Staying with a Cheater? How to Solve Your Dilemma
One of the greatest feelings in the world is the feeling of being loved. To know that the person next to you loves and cares for you with all their heart and will always be there for you. A stark contrast to this feeling is the feeling of betrayal.
Betrayal is the emotion you experience when you love and trust someone and they let you down. They break your trust and at times exploit the amount of faith you have in them.
In a romantic relationship, the act of betrayal can be defined as cheating on your significant other.
What is cheating?
Before we get to the crux of the matter let us shed some light on what it means to cheat on your partner. This is where things get a little complicated as each person can have a different definition “cheating”.
For some, it may mean flirting with someone else while in a relationship, giving gifts to a third party that you would otherwise give someone you date or are married to.
For others, cheating is harboring romantic emotions for someone while you are already in a relationship.
If we look at the more intense forms of cheating, then that would include having a sexual relationship with a third party whilst dating or married. Having a secret affair and so on.
Basically, all such behaviors that make your significant other uncomfortable for justifiable reasons. The moment you find yourself trying to hide or having to cover your relationship with a third party, that can count as cheating.
Should you stay?
Should you stay with a cheater? Truth be told there no black and white in this situation. No one can universally answer that question with a “Yes” or a “No”.
There are too many factors that need to be taken into consideration before you can make the final decision.
What kind of person are you dating?
This is extremely vital. Does your partner treat you well? Do they care for you? Was what they did just a bad decision on their part? Or Do they not treat you well? Do they ignore you? Are they there when you need them? Have they cheated on you before or in past relationships?
These questions can make you come to realize where your relationship stands. Often, we do not realize but we continue to be parts of toxic relationships. It is important to know the nature of your relationship before you can make a decision.
The severity of the act
This is another factor that matters greatly. What was the severity of the act? Did your partner have a sexual relationshi[ with someone else, were they a part of an affair? For how long have they been cheating on you?
Acts like having secret affairs and sexual relationships are most definitely hard to forgive. In fact, many times it is because of these behaviors that marriages are ended, and families are torn.
However, for some people acts like emotional cheating, that is having romantic feelings for a third party, texting, flirting and other similar acts are more forgivable.
Again, this may not apply to everyone. For some emotional cheating is just as severe as physical cheating. It is important to define your parameters.
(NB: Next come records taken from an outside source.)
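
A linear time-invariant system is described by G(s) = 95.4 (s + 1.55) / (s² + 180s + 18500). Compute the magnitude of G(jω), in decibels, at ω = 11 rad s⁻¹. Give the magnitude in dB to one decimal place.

|j11 + 1.55| = √(11² + 1.55²) = 11.11
|(j11)² + 180(j11) + 18500| = |18379 + j1980| = 1.849e+04
|G(j11)| = 95.4 × 11.11 / 1.849e+04 = 0.05733
20 log₁₀(0.05733) = -24.83 dB

-24.8 dB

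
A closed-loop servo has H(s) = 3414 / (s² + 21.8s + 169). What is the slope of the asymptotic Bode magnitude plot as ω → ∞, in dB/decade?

-40 dB/decade

With 0 zeros and 2 poles, the high-frequency asymptotic slope is 20 × (0 − 2) = -40 dB/decade.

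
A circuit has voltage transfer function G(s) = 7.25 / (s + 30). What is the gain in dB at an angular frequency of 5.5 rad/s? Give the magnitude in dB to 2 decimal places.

-12.48 dB

|j5.5 + 30| = √(5.5² + 30²) = 30.5
|G(j5.5)| = 7.25 / 30.5 = 0.2377
20 log₁₀(0.2377) = -12.479 dB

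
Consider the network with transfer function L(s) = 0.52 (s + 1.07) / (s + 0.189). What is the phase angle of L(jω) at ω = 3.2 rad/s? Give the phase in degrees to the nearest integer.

∠(j3.2 + 1.07) = arctan(3.2/1.07) = 71.51°
∠(j3.2 + 0.189) = arctan(3.2/0.189) = 86.62°
∠L(j3.2) = 71.51° − 86.62° = -15.11°

-15°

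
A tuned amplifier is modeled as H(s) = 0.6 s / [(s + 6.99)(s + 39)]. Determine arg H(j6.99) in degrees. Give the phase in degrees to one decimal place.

34.8 deg

∠(j6.99) = 90.00°
∠(j6.99 + 6.99) = arctan(6.99/6.99) = 45.00°
∠(j6.99 + 39) = arctan(6.99/39) = 10.16°
∠H(j6.99) = 90.00° − (45.00° + 10.16°) = 34.84°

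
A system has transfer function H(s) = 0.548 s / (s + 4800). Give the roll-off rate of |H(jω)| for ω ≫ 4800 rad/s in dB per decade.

0 dB/decade

With 1 zero and 1 pole, the high-frequency asymptotic slope is 20 × (1 − 1) = 0 dB/decade.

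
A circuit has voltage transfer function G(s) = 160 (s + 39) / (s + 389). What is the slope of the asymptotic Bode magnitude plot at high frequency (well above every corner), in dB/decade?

With 1 zero and 1 pole, the high-frequency asymptotic slope is 20 × (1 − 1) = 0 dB/decade.

0 dB/decade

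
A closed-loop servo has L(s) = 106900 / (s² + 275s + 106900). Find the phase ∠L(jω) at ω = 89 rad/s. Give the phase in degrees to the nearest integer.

-14°

∠[(j89)² + 275(j89) + 106900] = ∠[98979 + j24475] = 13.89°
∠L(j89) = −13.89° = -13.89°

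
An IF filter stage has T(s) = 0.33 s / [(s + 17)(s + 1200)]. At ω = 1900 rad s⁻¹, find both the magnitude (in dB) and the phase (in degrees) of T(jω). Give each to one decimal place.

|T| = -76.7 dB, ∠T = -57.2°

|j1900| = 1900
|j1900 + 17| = √(1900² + 17²) = 1900
|j1900 + 1200| = √(1900² + 1200²) = 2247
|T(j1900)| = 0.33 × 1900 / (1900 × 2247) = 0.00014684
20 log₁₀(0.00014684) = -76.66 dB
∠(j1900) = 90.00°
∠(j1900 + 17) = arctan(1900/17) = 89.49°
∠(j1900 + 1200) = arctan(1900/1200) = 57.72°
∠T(j1900) = 90.00° − (89.49° + 57.72°) = -57.21°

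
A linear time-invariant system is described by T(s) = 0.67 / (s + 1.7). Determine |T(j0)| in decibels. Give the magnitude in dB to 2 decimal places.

T(0) = 0.67 / 1.7 = 0.39412
20 log₁₀(0.39412) = -8.087 dB

-8.09 dB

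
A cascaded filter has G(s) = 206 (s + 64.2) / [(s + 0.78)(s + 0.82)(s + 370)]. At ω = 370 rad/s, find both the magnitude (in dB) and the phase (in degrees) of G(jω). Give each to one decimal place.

|G| = -59.3 dB, ∠G = -144.6°

|j370 + 64.2| = √(370² + 64.2²) = 375.5
|j370 + 0.78| = √(370² + 0.78²) = 370
|j370 + 0.82| = √(370² + 0.82²) = 370
|j370 + 370| = √(370² + 370²) = 523.3
|G(j370)| = 206 × 375.5 / (370 × 370 × 523.3) = 0.0010799
20 log₁₀(0.0010799) = -59.33 dB
∠(j370 + 64.2) = arctan(370/64.2) = 80.16°
∠(j370 + 0.78) = arctan(370/0.78) = 89.88°
∠(j370 + 0.82) = arctan(370/0.82) = 89.87°
∠(j370 + 370) = arctan(370/370) = 45.00°
∠G(j370) = 80.16° − (89.88° + 89.87° + 45.00°) = -144.60°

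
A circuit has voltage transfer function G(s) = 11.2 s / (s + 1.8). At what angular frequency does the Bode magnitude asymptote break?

1.8 rad/s

The single real pole at s = −1.8 gives a corner at ω = 1.8 rad/s.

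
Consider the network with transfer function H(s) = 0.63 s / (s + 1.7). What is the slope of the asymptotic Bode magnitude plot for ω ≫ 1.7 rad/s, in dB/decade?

0 dB/decade

With 1 zero and 1 pole, the high-frequency asymptotic slope is 20 × (1 − 1) = 0 dB/decade.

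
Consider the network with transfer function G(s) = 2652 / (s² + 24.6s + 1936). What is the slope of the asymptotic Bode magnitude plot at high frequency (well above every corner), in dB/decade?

-40 dB/decade

With 0 zeros and 2 poles, the high-frequency asymptotic slope is 20 × (0 − 2) = -40 dB/decade.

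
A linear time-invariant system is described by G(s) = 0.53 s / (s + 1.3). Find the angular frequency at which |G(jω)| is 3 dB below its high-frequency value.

1.3 rad/sec

For a single-pole high-pass, the −3 dB point is at the pole: ω = 1.3 rad/sec.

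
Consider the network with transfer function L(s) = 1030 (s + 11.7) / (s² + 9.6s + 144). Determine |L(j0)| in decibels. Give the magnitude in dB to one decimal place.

L(0) = 1030 × 11.7 / 144 = 83.688
20 log₁₀(83.688) = 38.45 dB

38.5 dB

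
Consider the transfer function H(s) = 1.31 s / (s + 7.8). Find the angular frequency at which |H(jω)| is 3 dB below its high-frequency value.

For a single-pole high-pass, the −3 dB point is at the pole: ω = 7.8 rad/sec.

7.8 rad/sec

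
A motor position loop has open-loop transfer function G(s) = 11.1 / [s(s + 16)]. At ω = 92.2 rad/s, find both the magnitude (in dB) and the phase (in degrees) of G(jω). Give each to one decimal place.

|G| = -57.8 dB, ∠G = -170.2°

|j92.2 + 16| = √(92.2² + 16²) = 93.58
|j92.2| = 92.2
|G(j92.2)| = 11.1 / (93.58 × 92.2) = 0.0012865
20 log₁₀(0.0012865) = -57.81 dB
∠(j92.2 + 16) = arctan(92.2/16) = 80.16°
∠(j92.2) = 90.00°
∠G(j92.2) = − (80.16° + 90.00°) = -170.16°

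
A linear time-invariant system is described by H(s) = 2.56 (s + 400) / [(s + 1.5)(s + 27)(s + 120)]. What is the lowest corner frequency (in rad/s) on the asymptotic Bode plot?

Break frequencies occur at each pole and zero magnitude: 1.5 rad/s, 27 rad/s, 120 rad/s, 400 rad/s.
The lowest is 1.5 rad/s.

1.5 rad/s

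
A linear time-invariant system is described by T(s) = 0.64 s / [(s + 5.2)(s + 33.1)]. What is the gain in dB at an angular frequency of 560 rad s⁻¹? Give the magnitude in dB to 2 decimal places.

-58.86 dB

|j560| = 560
|j560 + 5.2| = √(560² + 5.2²) = 560
|j560 + 33.1| = √(560² + 33.1²) = 561
|T(j560)| = 0.64 × 560 / (560 × 561) = 0.0011408
20 log₁₀(0.0011408) = -58.856 dB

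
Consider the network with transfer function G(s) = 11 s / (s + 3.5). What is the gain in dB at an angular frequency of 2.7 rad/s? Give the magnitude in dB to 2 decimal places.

16.55 dB

|j2.7| = 2.7
|j2.7 + 3.5| = √(2.7² + 3.5²) = 4.42
|G(j2.7)| = 11 × 2.7 / 4.42 = 6.7188
20 log₁₀(6.7188) = 16.546 dB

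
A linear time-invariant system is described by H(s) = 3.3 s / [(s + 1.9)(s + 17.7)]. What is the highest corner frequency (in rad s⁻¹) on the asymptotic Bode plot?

17.7 rad s⁻¹

Break frequencies occur at each pole and zero magnitude: 1.9 rad s⁻¹, 17.7 rad s⁻¹.
The highest is 17.7 rad s⁻¹.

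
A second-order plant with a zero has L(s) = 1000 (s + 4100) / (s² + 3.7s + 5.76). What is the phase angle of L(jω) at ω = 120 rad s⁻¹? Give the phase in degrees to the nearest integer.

∠(j120 + 4100) = arctan(120/4100) = 1.68°
∠[(j120)² + 3.7(j120) + 5.76] = ∠[-14394 + j444] = 178.23°
∠L(j120) = 1.68° − 178.23° = -176.56°

-177°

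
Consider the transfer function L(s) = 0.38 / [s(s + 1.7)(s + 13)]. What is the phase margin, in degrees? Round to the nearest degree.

89 deg

Gain crossover: |L(jω)| = 1 at ω ≈ 0.0172 rad/s.
∠L(j0.0172) = −90° − arctan(0.0172/1.7) − arctan(0.0172/13) ≈ -90.66°
PM = 180° + (-90.66°) = 89.34°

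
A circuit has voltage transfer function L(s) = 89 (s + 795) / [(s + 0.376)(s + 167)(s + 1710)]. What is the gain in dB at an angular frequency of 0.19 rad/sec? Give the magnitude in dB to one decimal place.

-4.6 dB

|j0.19 + 795| = √(0.19² + 795²) = 795
|j0.19 + 0.376| = √(0.19² + 0.376²) = 0.4213
|j0.19 + 167| = √(0.19² + 167²) = 167
|j0.19 + 1710| = √(0.19² + 1710²) = 1710
|L(j0.19)| = 89 × 795 / (0.4213 × 167 × 1710) = 0.58813
20 log₁₀(0.58813) = -4.61 dB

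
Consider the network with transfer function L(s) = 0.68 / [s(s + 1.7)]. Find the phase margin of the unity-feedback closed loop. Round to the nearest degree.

Gain crossover: |L(jω)| = 1 at ω ≈ 0.39 rad/sec.
∠L(j0.39) = −90° − arctan(0.39/1.7) ≈ -102.92°
PM = 180° + (-102.92°) = 77.08°

77°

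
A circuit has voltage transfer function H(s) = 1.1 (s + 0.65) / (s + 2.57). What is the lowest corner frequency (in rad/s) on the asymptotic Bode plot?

Break frequencies occur at each pole and zero magnitude: 0.65 rad/s, 2.57 rad/s.
The lowest is 0.65 rad/s.

0.65 rad/s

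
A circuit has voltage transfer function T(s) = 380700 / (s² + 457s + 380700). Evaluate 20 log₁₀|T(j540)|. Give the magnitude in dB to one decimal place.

|(j540)² + 457(j540) + 380700| = |89100 + j2.4678e+05| = 2.624e+05
|T(j540)| = 380700 / 2.624e+05 = 1.451
20 log₁₀(1.451) = 3.23 dB

3.2 dB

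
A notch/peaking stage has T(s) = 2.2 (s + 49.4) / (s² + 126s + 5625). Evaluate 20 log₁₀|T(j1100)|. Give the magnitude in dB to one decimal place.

-54.0 dB

|j1100 + 49.4| = √(1100² + 49.4²) = 1101
|(j1100)² + 126(j1100) + 5625| = |-1.2044e+06 + j1.386e+05| = 1.212e+06
|T(j1100)| = 2.2 × 1101 / 1.212e+06 = 0.0019982
20 log₁₀(0.0019982) = -53.99 dB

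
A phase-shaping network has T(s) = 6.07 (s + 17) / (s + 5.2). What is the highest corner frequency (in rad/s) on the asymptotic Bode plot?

Break frequencies occur at each pole and zero magnitude: 5.2 rad/s, 17 rad/s.
The highest is 17 rad/s.

17 rad/s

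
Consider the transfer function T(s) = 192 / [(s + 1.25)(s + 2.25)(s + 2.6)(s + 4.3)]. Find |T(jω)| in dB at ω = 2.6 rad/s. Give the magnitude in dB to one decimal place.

0.4 dB

|j2.6 + 1.25| = √(2.6² + 1.25²) = 2.885
|j2.6 + 2.25| = √(2.6² + 2.25²) = 3.438
|j2.6 + 2.6| = √(2.6² + 2.6²) = 3.677
|j2.6 + 4.3| = √(2.6² + 4.3²) = 5.025
|T(j2.6)| = 192 / (2.885 × 3.438 × 3.677 × 5.025) = 1.0476
20 log₁₀(1.0476) = 0.40 dB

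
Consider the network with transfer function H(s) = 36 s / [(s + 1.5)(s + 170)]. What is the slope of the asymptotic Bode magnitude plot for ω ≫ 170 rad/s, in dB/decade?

-20 dB/decade

With 1 zero and 2 poles, the high-frequency asymptotic slope is 20 × (1 − 2) = -20 dB/decade.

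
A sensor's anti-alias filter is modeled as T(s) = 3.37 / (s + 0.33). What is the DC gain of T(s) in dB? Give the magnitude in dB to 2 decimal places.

20.18 dB

T(0) = 3.37 / 0.33 = 10.212
20 log₁₀(10.212) = 20.182 dB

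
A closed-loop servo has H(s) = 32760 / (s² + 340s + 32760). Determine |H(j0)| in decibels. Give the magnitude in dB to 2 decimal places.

H(0) = 32760 / 32760 = 1
20 log₁₀(1) = 0.000 dB

0.00 dB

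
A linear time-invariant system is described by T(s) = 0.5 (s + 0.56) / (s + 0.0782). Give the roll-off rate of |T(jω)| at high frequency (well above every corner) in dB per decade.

0 dB/decade

With 1 zero and 1 pole, the high-frequency asymptotic slope is 20 × (1 − 1) = 0 dB/decade.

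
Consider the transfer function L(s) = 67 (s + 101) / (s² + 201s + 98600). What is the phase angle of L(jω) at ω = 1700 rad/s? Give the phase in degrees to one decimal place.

∠(j1700 + 101) = arctan(1700/101) = 86.60°
∠[(j1700)² + 201(j1700) + 98600] = ∠[-2.7914e+06 + j3.417e+05] = 173.02°
∠L(j1700) = 86.60° − 173.02° = -86.42°

-86.4°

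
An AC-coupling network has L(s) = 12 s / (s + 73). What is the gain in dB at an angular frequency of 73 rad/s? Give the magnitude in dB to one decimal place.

18.6 dB

|j73| = 73
|j73 + 73| = √(73² + 73²) = 103.2
|L(j73)| = 12 × 73 / 103.2 = 8.4853
20 log₁₀(8.4853) = 18.57 dB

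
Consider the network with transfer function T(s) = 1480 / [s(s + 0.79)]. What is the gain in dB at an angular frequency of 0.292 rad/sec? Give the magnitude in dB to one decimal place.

75.6 dB

|j0.292 + 0.79| = √(0.292² + 0.79²) = 0.8422
|j0.292| = 0.292
|T(j0.292)| = 1480 / (0.8422 × 0.292) = 6017.9
20 log₁₀(6017.9) = 75.59 dB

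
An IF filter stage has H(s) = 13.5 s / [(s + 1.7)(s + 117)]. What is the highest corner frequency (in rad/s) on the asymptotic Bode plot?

Break frequencies occur at each pole and zero magnitude: 1.7 rad/s, 117 rad/s.
The highest is 117 rad/s.

117 rad/s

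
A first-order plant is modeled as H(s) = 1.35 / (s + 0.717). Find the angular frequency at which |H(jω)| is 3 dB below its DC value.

0.717 rad/s

For a single-pole low-pass, the −3 dB point is at the pole: ω = 0.717 rad/s.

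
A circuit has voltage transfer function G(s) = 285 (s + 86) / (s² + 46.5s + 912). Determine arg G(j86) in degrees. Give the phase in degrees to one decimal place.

-103.3 deg

∠(j86 + 86) = arctan(86/86) = 45.00°
∠[(j86)² + 46.5(j86) + 912] = ∠[-6484 + j3999] = 148.34°
∠G(j86) = 45.00° − 148.34° = -103.34°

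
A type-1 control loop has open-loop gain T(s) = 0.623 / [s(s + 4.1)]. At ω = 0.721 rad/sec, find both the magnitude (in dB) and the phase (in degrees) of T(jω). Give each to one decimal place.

|T| = -13.7 dB, ∠T = -100.0°

|j0.721 + 4.1| = √(0.721² + 4.1²) = 4.163
|j0.721| = 0.721
|T(j0.721)| = 0.623 / (4.163 × 0.721) = 0.20757
20 log₁₀(0.20757) = -13.66 dB
∠(j0.721 + 4.1) = arctan(0.721/4.1) = 9.97°
∠(j0.721) = 90.00°
∠T(j0.721) = − (9.97° + 90.00°) = -99.97°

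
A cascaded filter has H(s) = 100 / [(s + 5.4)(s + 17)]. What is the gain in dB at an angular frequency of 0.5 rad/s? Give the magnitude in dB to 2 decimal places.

0.70 dB

|j0.5 + 5.4| = √(0.5² + 5.4²) = 5.423
|j0.5 + 17| = √(0.5² + 17²) = 17.01
|H(j0.5)| = 100 / (5.423 × 17.01) = 1.0842
20 log₁₀(1.0842) = 0.702 dB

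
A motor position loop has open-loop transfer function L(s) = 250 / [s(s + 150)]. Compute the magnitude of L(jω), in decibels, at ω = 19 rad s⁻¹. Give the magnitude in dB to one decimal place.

-21.2 dB

|j19 + 150| = √(19² + 150²) = 151.2
|j19| = 19
|L(j19)| = 250 / (151.2 × 19) = 0.087024
20 log₁₀(0.087024) = -21.21 dB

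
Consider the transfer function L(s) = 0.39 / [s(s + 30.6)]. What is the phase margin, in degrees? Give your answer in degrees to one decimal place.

90.0°

Gain crossover: |L(jω)| = 1 at ω ≈ 0.0127 rad/sec.
∠L(j0.0127) = −90° − arctan(0.0127/30.6) ≈ -90.02°
PM = 180° + (-90.02°) = 89.98°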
Is there room for forgiveness?
Are you willing to forgive and work towards fixing the relationship? It is important to clear up your feelings. Do you want to continue? Do you think you can rebuild your trust in your partner? Will the betray you again?
Many times, people are not willing to let go of what they have. This is especially observed in marriages, more so if there are children involved.
If you believe you can truly forgive your partner and together work towards a better relationship, then that is okay too.
Like it was mentioned before there is no black or white to this topic. At times people are able to bounce back from such situations and end up closer and happier than they were before.
The answer
The amazing thing about relationships is that no matter how much you ask around you will find the answer within yourself. Always remember that there is no one who knows your situation better.
Yes, cheating is inexcusable, but it does not always mean that you leave your partner behind.
If they are truly ashamed and take responsibility for what they have done, then it is very possible that they will never do such a thing again.
If they love you truly, they will never put you through something like that again. However, at times it’s better to move on.
If your partner has a complete disregard for you or even if they do not, if you cannot find it in your heart to forgive them then you do not have to.
It is your right to be with someone that does not make you feel like the first or second choice. Instead, they make you feel as if you are the only choice.
In the end, it is all up to you. If you feel like the person is worth it then, by all means, stay, if not then it is better to opt for your happiness.